Weather permitting, every 2 weeks I plan on hitting the range to woodshed my precision shooting skills.

This Saturday was no different, but I was on the fence about going. It was cold (high of 45 degrees with a feels-like in the low 30s). It was windy (17 MPH cross winds with 27 MPH gusts). There was periodic sleet.

You know what? I didn’t care.

One advantage of going to an outdoor range when the weather in inhospitable is that you’re pretty much guaranteed to have the space to yourself, which is always a nice thing when you’re like me and want to have as few distractions as possible.

Given the weather this time I opted to not worry about shooting 50 yard groups; there was no point in confirming my zero on a day where the wind is worse than what it was when I did my initial zeroing.

Instead, I decided to just work on pinging steel out at 200 and 300 yards.

300 yards didn’t happen; the wind was so wild I wasted about 20 rounds trying to find some level of consistency. I was shooting Eley Target almost exclusively for this trip (I did get rid of a single mag’s worth of SK Match ammo to start the trip out), which didn’t have as much oomph as the high velocity junk I was plinking with last trip.

200 yards, though? Once I was able to get comfortable reading the wind I was pinging an 8″ steel plate with relative consistency, as seen in the video below.

At first I thought I was only getting about 7-8 out of 10 shots on steel, but I actually realized that the wind was making the pings that much harder to hear.. I only saw a handful of misses hitting the dirt, helping to solidify the idea that the wind was messing with me more than my actual shot placement 🙂

Using electronic ear protection is great because it lets you hear, but gusty wind can really mess with what you hear in general (at least with cheaper audio sensors).
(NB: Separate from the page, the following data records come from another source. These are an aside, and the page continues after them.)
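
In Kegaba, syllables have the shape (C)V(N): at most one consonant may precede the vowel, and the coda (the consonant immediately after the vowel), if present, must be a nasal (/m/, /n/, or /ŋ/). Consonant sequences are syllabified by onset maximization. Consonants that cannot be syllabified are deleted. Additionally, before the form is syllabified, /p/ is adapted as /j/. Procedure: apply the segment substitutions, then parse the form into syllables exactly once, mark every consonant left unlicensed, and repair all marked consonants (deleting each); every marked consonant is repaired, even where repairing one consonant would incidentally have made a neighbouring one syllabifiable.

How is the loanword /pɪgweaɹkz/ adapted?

jɪwea

Substitution: /p/ → /j/, giving /jɪgweaɹkz/.
Under (C)V(N), the unsyllabifiable consonants are /g/, /ɹ/, /k/, /z/ (only a nasal (/m/, /n/, or /ŋ/) is licensed in coda position; onsets are limited to one consonant).
Each unlicensed consonant is deleted: /g/, /ɹ/, /k/, /z/.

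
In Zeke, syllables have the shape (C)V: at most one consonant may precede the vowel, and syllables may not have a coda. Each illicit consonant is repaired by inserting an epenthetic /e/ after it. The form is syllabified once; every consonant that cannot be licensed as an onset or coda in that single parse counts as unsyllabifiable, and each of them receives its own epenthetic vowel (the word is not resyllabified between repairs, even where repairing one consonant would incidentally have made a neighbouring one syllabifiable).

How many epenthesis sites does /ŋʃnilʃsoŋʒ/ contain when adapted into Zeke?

The unsyllabifiable consonants are /ŋ/, /ʃ/, /l/, /ʃ/, /ŋ/, /ʒ/; each receives one epenthetic vowel.

6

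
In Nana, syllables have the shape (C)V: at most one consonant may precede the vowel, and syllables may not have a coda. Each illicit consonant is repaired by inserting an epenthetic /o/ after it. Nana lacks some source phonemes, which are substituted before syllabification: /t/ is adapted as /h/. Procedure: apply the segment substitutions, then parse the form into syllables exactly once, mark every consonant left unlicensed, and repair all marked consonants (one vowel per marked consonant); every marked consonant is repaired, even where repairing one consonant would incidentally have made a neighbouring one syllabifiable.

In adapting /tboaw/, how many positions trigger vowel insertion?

2

After substitution the input is /hboaw/.
The unsyllabifiable consonants are /h/, /w/; each receives one epenthetic vowel.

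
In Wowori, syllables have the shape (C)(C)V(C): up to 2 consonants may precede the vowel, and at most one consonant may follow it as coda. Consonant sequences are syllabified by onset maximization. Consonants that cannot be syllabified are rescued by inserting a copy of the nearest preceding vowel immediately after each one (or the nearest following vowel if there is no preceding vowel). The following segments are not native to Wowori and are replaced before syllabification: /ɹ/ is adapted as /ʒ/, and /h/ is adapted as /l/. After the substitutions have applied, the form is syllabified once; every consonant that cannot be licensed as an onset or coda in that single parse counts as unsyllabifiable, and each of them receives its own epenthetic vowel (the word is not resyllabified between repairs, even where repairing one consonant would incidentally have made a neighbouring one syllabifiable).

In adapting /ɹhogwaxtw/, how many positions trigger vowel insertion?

After substitution the input is /ʒlogwaxtw/.
The unsyllabifiable consonants are /t/, /w/; each receives one epenthetic vowel.

2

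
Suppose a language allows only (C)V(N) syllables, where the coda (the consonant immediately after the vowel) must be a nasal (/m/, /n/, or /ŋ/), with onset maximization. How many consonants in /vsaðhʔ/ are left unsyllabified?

Under (C)V(N), the unsyllabifiable consonants are /v/, /ð/, /h/, /ʔ/ (only a nasal (/m/, /n/, or /ŋ/) is licensed in coda position; onsets are limited to one consonant).

4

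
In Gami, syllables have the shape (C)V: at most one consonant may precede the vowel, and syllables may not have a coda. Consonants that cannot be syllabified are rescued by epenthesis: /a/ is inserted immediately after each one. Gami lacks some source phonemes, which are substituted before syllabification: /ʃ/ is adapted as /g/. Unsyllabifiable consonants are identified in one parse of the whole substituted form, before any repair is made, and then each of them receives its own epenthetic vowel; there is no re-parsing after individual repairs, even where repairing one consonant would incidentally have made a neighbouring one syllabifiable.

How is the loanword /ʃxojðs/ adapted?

gaxojaðasa

Substitution: /ʃ/ → /g/, giving /gxojðs/.
The consonants /g/, /j/, /ð/, /s/ cannot be parsed into a legal (C)V syllable (no codas are permitted; onsets are limited to one consonant).
Epenthesis after each stranded consonant: /g/ → /ga/, /j/ → /ja/, /ð/ → /ða/, /s/ → /sa/.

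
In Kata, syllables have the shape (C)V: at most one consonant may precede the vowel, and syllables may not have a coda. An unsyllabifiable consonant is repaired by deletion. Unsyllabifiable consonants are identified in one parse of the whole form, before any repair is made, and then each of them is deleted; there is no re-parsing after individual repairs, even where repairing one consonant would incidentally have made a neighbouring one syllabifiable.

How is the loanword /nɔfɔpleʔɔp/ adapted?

nɔfɔleʔɔ

The consonants /p/, /p/ cannot be parsed into a legal (C)V syllable (no codas are permitted; onsets are limited to one consonant).
Deletion applies to /p/, /p/.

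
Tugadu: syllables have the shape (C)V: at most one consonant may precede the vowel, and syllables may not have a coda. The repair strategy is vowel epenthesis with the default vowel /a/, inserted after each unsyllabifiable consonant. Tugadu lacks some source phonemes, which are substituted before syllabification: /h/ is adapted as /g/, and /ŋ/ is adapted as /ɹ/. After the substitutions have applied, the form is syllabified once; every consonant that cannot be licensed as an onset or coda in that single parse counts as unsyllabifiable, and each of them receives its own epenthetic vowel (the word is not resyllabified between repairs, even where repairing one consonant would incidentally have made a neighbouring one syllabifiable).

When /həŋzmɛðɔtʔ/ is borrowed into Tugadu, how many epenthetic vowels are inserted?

4

After substitution the input is /gəɹzmɛðɔtʔ/.
The unsyllabifiable consonants are /ɹ/, /z/, /t/, /ʔ/; each receives one epenthetic vowel.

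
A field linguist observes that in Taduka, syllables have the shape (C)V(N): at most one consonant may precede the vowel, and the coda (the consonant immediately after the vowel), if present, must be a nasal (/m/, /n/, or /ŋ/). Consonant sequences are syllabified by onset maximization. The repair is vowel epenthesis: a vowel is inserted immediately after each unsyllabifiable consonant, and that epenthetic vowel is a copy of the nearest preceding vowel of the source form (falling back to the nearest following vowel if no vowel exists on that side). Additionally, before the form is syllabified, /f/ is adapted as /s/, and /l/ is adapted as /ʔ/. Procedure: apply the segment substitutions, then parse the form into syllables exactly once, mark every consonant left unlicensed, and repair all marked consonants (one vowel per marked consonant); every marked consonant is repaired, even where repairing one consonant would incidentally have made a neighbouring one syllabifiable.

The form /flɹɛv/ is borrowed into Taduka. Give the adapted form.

Substitution: /f/ → /s/, /l/ → /ʔ/, giving /sʔɹɛv/.
Under (C)V(N), the unsyllabifiable consonants are /s/, /ʔ/, /v/ (only a nasal (/m/, /n/, or /ŋ/) is licensed in coda position; onsets are limited to one consonant).
Inserting the epenthetic vowel yields /s/ → /sɛ/, /ʔ/ → /ʔɛ/, /v/ → /vɛ/.

sɛʔɛɹɛvɛ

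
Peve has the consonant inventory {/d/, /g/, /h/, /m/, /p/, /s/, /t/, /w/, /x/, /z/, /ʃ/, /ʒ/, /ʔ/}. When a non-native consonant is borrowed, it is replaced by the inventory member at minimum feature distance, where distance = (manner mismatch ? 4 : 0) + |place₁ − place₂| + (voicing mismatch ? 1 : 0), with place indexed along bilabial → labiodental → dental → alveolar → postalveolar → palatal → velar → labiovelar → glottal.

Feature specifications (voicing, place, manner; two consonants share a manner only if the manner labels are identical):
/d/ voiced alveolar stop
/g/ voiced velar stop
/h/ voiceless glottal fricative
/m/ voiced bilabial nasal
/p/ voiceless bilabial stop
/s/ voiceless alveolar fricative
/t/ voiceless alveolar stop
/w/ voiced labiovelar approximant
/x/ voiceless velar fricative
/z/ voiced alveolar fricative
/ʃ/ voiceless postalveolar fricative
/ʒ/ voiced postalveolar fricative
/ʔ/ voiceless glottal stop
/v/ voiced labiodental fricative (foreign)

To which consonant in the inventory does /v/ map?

/z/ is closest: same manner (fricative), place distance 2 (labiodental→alveolar), same voicing; total 2. Next closest is /s/ at distance 3.

z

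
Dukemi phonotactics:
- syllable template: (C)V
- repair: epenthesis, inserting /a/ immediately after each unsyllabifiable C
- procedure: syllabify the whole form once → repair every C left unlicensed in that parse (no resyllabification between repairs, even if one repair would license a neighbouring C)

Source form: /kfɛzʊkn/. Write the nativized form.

The consonants /k/, /k/, /n/ cannot be parsed into a legal (C)V syllable (no codas are permitted; onsets are limited to one consonant).
Each unlicensed consonant becomes the onset of a new syllable: /k/ → /ka/, /k/ → /ka/, /n/ → /na/.

kafɛzʊkana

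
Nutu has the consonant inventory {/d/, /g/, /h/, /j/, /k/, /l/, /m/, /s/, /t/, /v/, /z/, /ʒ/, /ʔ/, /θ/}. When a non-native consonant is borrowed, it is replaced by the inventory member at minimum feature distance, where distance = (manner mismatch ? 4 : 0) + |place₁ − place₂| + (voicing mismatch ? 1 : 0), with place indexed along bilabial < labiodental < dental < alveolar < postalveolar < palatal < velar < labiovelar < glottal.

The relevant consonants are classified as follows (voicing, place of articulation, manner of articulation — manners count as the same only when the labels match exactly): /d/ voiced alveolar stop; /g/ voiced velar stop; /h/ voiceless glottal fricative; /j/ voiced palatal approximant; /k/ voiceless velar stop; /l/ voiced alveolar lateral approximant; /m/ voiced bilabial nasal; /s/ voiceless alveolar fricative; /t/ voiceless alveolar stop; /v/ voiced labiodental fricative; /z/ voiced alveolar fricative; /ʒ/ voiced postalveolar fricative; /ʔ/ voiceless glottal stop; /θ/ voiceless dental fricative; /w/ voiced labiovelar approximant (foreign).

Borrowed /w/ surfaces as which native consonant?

/j/ is closest: same manner (approximant), place distance 2 (labiovelar→palatal), same voicing; total 2. Next closest is /g/ at distance 5.

j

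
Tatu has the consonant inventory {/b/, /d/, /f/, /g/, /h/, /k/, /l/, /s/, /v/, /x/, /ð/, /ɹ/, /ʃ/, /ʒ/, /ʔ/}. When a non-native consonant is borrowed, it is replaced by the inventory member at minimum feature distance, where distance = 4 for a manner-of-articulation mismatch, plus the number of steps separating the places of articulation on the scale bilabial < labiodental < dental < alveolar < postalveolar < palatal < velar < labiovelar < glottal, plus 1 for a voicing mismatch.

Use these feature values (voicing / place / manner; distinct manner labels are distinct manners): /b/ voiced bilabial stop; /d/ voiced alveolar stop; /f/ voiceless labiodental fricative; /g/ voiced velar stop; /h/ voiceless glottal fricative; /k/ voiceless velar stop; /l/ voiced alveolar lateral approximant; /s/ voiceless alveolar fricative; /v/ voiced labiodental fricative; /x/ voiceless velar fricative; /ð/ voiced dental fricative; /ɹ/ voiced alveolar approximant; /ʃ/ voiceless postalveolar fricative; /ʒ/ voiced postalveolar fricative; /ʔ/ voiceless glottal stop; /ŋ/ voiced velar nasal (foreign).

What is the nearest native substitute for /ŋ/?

/g/ is closest: manner differs (nasal→stop, +4), place distance 0 (velar→velar), same voicing; total 4. Next closest is /k/ at distance 5.

g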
Anyway, after dropping about 120 rounds I felt nice and relaxed.

The entire reason I got back into precision shooting is because it’s a method of meditation for someone like me; it combines a mechanical process with variability and a need to clear your head and focus on what you’re doing and what needs to be done.

There was a single weed out a 200 yards that I used as my wind meter; once I was able to read the wind using it nailing that 8″ steel circle became a lot easier. I also kept an eye closer up, too, but that weed? Let’s just say it may not be a Kestrel (which will be the next piece of gear I acquire), but it was good enough for this trip.

Once I got my 200 yard zero with the base wind I was able to hold over for the 1 to 2 MIL required with sustained wind gusts and still nail the plate. I did have to readjust for when the wind shifted direction, but otherwise I felt good.

I also became much more comfortable behind the rifle. I didn’t need to shift myself around to ensure I had a good cheek weld behind the scope, and was able to keep my eyes on target while cycling the bolt, meaning I was putting more rounds down range in a quicker, sustained rhythm. Maintaining stability on my aim was also a lot easier this trip.